I. Writing Assignments (10×4 = 40 points)
(1). How does an image change (e.g., objects’ sizes in the image, field of view, etc.) when you change the zoom factors of your pinhole camera (i.e., the focal length of a pinhole camera is changed)?
(2). Give an intuitive explanation why a pinhole camera has an infinite depth of field, i.e., the images of objects are always sharp regardless their distances from the camera.
(3). In the thin lens model, 1/o + 1/i = 1/f, there are three variables, the focal length f, the object distance o and the image distance i (please refer to the Slides of the Image Formation lecture). If we define Z = o-f, and z = i-f, please write a few words to describe the physical meanings of Z and z, and then prove that Z*z = f*f given 1/o + 1/i = 1/f.
(4). Prove that, in the pinhole camera model, three collinear points in the world (i.e., they lie on a line in 3D space) are imaged into three collinear points on the image plane. You may either use geometric reasoning (with line drawings) or algebra deduction (using equations).
II. Programming Assignments (Matlab preferred – here is a quick matlab tutorial. You may use C++, Java or Python if you like, but you may need to show the running of your program during my office hours when I ask you. If you don’t have a Matlab license, CUNY faculty and students will be able to download a standalone Matlab version by creating an account using your CCNY email account at this website. ) (15×4 = 60 points)
Image formation. In this small project, you are going to read, manipulate and write image data. The purpose of the project is to make you familiar with the basic digital image formations. Your program should do the following things:
- Read in a color image C1(x,y) = (R(x,y), G(x,y), B(x,y)) in Windows BMP format, and display it.
- Display the images of the three color components, R(x,y), G(x,y) and B(x,y), separately. You should display three black-white-like images.
- Generate an intensity image I(x,y) and display it. You should use the equation I = 0.299R + 0.587G + 0.114B (the NTSC standard for luminance) and tell us what are the differences between the intensity image thus generated from the one generated using a simple average of the R, G and B components. Please use an algorithm to show the differences instead by just observing the images by your eyes.
- The original intensity image should have 256 gray levels. Please uniformly quantize this image into K levels ( with K=4, 16, 32, 64). As an example, when K=2, pixels whose values are below 128 are turned to 0, otherwise to 255. Display the four quantized images with four different K levels, and tell us how the images still look like or different from the original ones, and where you cannot see any differences.
- Quantize the original three-band color image C1(x,y) into K level color images CK(x,y)= (R'(x,y), G'(x,y), B'(x,y)) (with uniform intervals) , and display them. You may choose K=2 and 4 (for each band). Do they have any advantages in viewing and/or in computer processing (e.g. transmission or segmentation)?

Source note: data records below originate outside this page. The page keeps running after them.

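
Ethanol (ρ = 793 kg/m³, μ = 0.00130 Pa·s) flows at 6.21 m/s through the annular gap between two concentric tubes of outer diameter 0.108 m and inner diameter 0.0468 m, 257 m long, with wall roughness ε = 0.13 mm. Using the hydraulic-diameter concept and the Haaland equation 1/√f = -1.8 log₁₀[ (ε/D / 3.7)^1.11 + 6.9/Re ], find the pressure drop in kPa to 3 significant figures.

Hydraulic diameter D_h = 4A/P = D_o - D_i = 0.108 - 0.0468 = 0.0612 m.
Re = ρVD_h/μ = 793·6.21·0.0612/0.0013 = 2.318e+05.
ε/D_h = 0.00013/0.0612 = 0.00212; Haaland gives 1/√f = -1.8 log₁₀[0.000253+2.98e-05] = 6.388, so f = 0.0245.
ΔP = f(L/D_h)(ρV²/2) = 0.0245·257/0.0612·1.529e+04 = 1.573e+06 Pa.
ΔP = 1570 kPa.

ΔP ≈ 1570 kPa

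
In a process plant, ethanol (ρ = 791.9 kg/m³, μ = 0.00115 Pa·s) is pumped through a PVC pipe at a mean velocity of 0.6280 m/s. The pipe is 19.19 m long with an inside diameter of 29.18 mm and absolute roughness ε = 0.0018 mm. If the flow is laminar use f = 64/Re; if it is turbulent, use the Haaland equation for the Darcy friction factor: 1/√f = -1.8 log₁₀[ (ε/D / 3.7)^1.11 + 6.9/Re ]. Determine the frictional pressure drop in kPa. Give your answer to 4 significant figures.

Reynolds number Re = ρVD/μ = 791.9 · 0.628 · 0.02918 / 0.00115 = 1.262e+04.
Re > 4000 → turbulent. Relative roughness ε/D = 1.8e-06/0.02918 = 6.17e-05. Haaland: 1/√f = -1.8 log₁₀[(6.17e-05/3.7)^1.11 + 6.9/1.262e+04] = -1.8 log₁₀[4.97e-06 + 0.000547] = 5.865, so f = 0.02907.
Darcy-Weisbach: ΔP = f(L/D)(ρV²/2) = 0.02907·(19.19/0.02918)·(791.9·0.628²/2) = 0.02907·657.6·156.2 = 2986 Pa.
ΔP = 2986 Pa = 2.986 kPa.

ΔP ≈ 2.986 kPa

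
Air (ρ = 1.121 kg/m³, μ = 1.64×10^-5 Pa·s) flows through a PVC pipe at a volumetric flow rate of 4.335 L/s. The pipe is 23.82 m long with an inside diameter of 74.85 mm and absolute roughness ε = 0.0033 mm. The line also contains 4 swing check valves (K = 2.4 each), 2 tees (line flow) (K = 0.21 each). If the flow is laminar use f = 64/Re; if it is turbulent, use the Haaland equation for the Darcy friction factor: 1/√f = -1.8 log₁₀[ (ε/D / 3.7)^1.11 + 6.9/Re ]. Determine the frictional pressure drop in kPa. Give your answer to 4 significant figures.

ΔP ≈ 0.01197 kPa

Q = 4.335 L/s = 4.335/1000 = 0.004335 m³/s.
Cross-sectional area A = πD²/4 = π(0.07485)²/4 = 0.0044 m²; mean velocity V = Q/A = 0.004335/0.0044 = 0.9852 m/s.
Reynolds number Re = ρVD/μ = 1.121 · 0.9852 · 0.07485 / 1.64e-05 = 5040.
Re > 4000 → turbulent. Relative roughness ε/D = 3.3e-06/0.07485 = 4.41e-05. Haaland: 1/√f = -1.8 log₁₀[(4.41e-05/3.7)^1.11 + 6.9/5040] = -1.8 log₁₀[3.42e-06 + 0.00137] = 5.153, so f = 0.03767.
Total minor-loss coefficient ΣK = 4·2.4 + 2·0.21 = 10.
ΔP = [f·L/D + ΣK]·(ρV²/2) = [0.03767·23.82/0.07485 + 10]·(1.121·0.9852²/2) = [11.99 + 10]·0.544 = 11.97 Pa.
ΔP = 11.97 Pa = 0.01197 kPa.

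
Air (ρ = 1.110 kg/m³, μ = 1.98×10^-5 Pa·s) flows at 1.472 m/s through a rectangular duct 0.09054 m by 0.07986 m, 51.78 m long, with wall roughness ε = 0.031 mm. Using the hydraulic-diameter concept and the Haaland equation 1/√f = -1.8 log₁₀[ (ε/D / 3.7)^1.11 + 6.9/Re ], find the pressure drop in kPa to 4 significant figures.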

- Quantize the original three-band color image C1(x,y) into a color image CL(x,y)= (R'(x,y), G'(x,y), B'(x,y)) (with a logarithmic function) , and display it. You may choose a function I’ =C ln (I+1) ( for each band), where I is the original value (0~255) , I’ is the quantized value, and C is a constant to scale I’ into (0~255), and ln is the natural logarithmic function. Please describe how you find the best C value so for an input in the range of 0-255, the output range is still 0 – 255. Note that when I = 0, I’ = 0 too.
Please for each of the above (1-6), provide your analysis / observations / conclusions, rather than just show the experimental results in images and/or charts. I have provided a piece of starting code for you to use. Questions 1 and 2 have been done in the Matlab code. You only need to work on 3 to 6 (15×4 = 60 points). You may use Prof. Zhu’s old ID picture as well as other pictures for testing your algorithms.